17 марта прибыл из Германии купленный нами большой океанский пароход «F"urst Bismark». Говорили, что из него предполагается сделать вспомогательный крейсер, и нам, еще не наученным горьким опытом войны, мысль эта казалась блестящей. Все восторгались вновь прибывшей громадиной, запрудившей чуть не половину узкого канала, ведущего в бассейн военного порта, и правда, если судить о пригодности судна по его внешности, восторг этот был вполне основателен, так как «F"urst Bismark», несмотря на свои размеры, был очень изящен, а по чистоте мог поспорить с любой яхтой. Через несколько дней, когда на пароходе подняли флаг Добровольного флота и перекрестили его в «Дон», я был на нем и осмотрел подробно. Роскошь и богатство внутренней отделки меня поразили, хотя я и не раз видел раньше пароходы «Hamburg-America Line» – и, конечно, я завидовал тем офицерам, которые были назначены на новый наш крейсер. Но когда я стал соображать, где можно на нем установить орудия и какого калибра, я пришел к самым печальным заключениям. Таким образом, единственным оправданием огромных затрат, связанных с покупкой «Дона», оставались его хорошие механизмы и котлы, делавшие его способным нести посыльную службу при эскадре.
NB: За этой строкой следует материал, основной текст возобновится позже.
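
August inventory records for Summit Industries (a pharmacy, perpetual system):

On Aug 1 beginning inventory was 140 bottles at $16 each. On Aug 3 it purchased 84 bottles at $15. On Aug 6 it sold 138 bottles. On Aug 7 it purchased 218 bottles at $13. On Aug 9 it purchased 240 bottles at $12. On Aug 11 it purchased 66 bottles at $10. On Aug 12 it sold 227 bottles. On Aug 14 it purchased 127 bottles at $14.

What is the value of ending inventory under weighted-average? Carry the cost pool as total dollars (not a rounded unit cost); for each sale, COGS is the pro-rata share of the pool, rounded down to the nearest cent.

Ending inventory = $6,623.74

After Aug 1: 140 on hand, pool $2,240.00 (≈ $16.0000 each)
After Aug 3: 224 on hand, pool $3,500.00 (≈ $15.6250 each)
Aug 6, sell 138: 138/224 × $3,500.00 → $2,156.25
After Aug 7: 304 on hand, pool $4,177.75 (≈ $13.7426 each)
After Aug 9: 544 on hand, pool $7,057.75 (≈ $12.9738 each)
After Aug 11: 610 on hand, pool $7,717.75 (≈ $12.6520 each)
Aug 12, sell 227: 227/610 × $7,717.75 → $2,872.01
After Aug 14: 510 on hand, pool $6,623.74 (≈ $12.9877 each)
Total COGS = $2,156.25 + $2,872.01 = $5,028.26
Ending inventory (cost pool remaining) = $6,623.74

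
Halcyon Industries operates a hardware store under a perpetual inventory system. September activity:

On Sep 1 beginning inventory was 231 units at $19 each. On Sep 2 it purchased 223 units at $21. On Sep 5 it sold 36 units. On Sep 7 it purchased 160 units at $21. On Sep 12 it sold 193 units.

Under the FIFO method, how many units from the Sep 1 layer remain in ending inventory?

2

Sep 5, 36 sold [FIFO — oldest first]: 36 @ $19 = $684
Sep 12, 193 sold [FIFO — oldest first]: 193 @ $19 = $3,667
Total COGS = $684 + $3,667 = $4,351
Ending inventory: 2 @ $19 + 223 @ $21 + 160 @ $21 = $8,081
Check: goods available $12,432 = COGS $4,351 + ending $8,081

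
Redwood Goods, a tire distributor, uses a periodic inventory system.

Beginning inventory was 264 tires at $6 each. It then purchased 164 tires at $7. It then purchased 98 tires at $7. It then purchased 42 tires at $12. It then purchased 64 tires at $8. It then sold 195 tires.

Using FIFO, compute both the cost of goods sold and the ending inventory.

Sale 1 (195) [FIFO — oldest first]: 195 @ $6 = $1,170
Ending inventory: 69 @ $6 + 164 @ $7 + 98 @ $7 + 42 @ $12 + 64 @ $8 = $3,264
Check: goods available $4,434 = COGS $1,170 + ending $3,264

COGS = $1,170; ending inventory = $3,264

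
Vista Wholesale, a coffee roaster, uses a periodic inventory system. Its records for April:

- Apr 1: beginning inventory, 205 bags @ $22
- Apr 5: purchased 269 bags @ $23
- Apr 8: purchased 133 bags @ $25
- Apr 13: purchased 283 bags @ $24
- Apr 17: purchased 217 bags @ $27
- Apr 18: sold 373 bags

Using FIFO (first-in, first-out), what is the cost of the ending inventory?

Apr 18, 373 sold [FIFO — oldest first]: 205 @ $22 + 168 @ $23 = $8,374
Ending inventory: 101 @ $23 + 133 @ $25 + 283 @ $24 + 217 @ $27 = $18,299
Check: goods available $26,673 = COGS $8,374 + ending $18,299

Ending inventory = $18,299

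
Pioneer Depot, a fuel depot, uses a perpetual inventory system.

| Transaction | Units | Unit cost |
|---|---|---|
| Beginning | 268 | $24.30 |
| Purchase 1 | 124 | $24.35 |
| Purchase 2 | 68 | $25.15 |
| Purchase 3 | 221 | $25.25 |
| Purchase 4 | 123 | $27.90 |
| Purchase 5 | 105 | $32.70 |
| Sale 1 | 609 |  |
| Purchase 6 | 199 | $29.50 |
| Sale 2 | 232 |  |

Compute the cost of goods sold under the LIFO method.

COGS = $23,069.85

Sale 1 (609) [LIFO — newest first]: 105 @ $32.70 + 123 @ $27.90 + 221 @ $25.25 + 68 @ $25.15 + 92 @ $24.35 = $16,395.85
Sale 2 (232) [LIFO — newest first]: 199 @ $29.50 + 32 @ $24.35 + 1 @ $24.30 = $6,674.00
Total COGS = $16,395.85 + $6,674.00 = $23,069.85
Ending inventory: 267 @ $24.30 = $6,488.10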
Впоследствии оказалось, что я ошибся и в этом: на первом же переходе «Дона», благодаря неопытности и небрежности казенных кочегаров, старые котлы его были приведены в полную негодность, и драгоценный пароход этот, вернувшись затем в Либаву, так и не выходил больше в море во время войны из-за предпринятого на нем бесконечного ремонта.
24 марта, наконец, потребовали из Севастополя возвращения наших учеников, подобно нам скучавших от бездеятельности на корабле. Они уехали ранним утром следующего дня, а спустя несколько часов поехал и я – сначала в Петербург, а затем в Севастополь.
Прожив в Севастополе самое короткое время на берегу, я был назначен в плаванье на учебный корабль, для каковых целей впервые предназначался броненосец («Двенадцать апостолов». – Прим. ред.), взамен устаревших рангоутных судов вроде «Крейсера», ходивших до сих пор каждую весну с учениками квартирмейстерами в заграничное плаванье из Кронштадта. Будучи сильно занят делом, к которому я всегда чувствовал большую любовь, я на первых порах как-то меньше думал о военных событиях и о том, что моя служба в Черноморском флоте почти совершенно исключает возможность и даже надежду когда-нибудь принять в них участие ввиду того, что выйти из кадра этого флота дело настолько трудное, что даже такое экстраординарное обстоятельство как война, нисколько не облегчает возможность перехода в другую часть.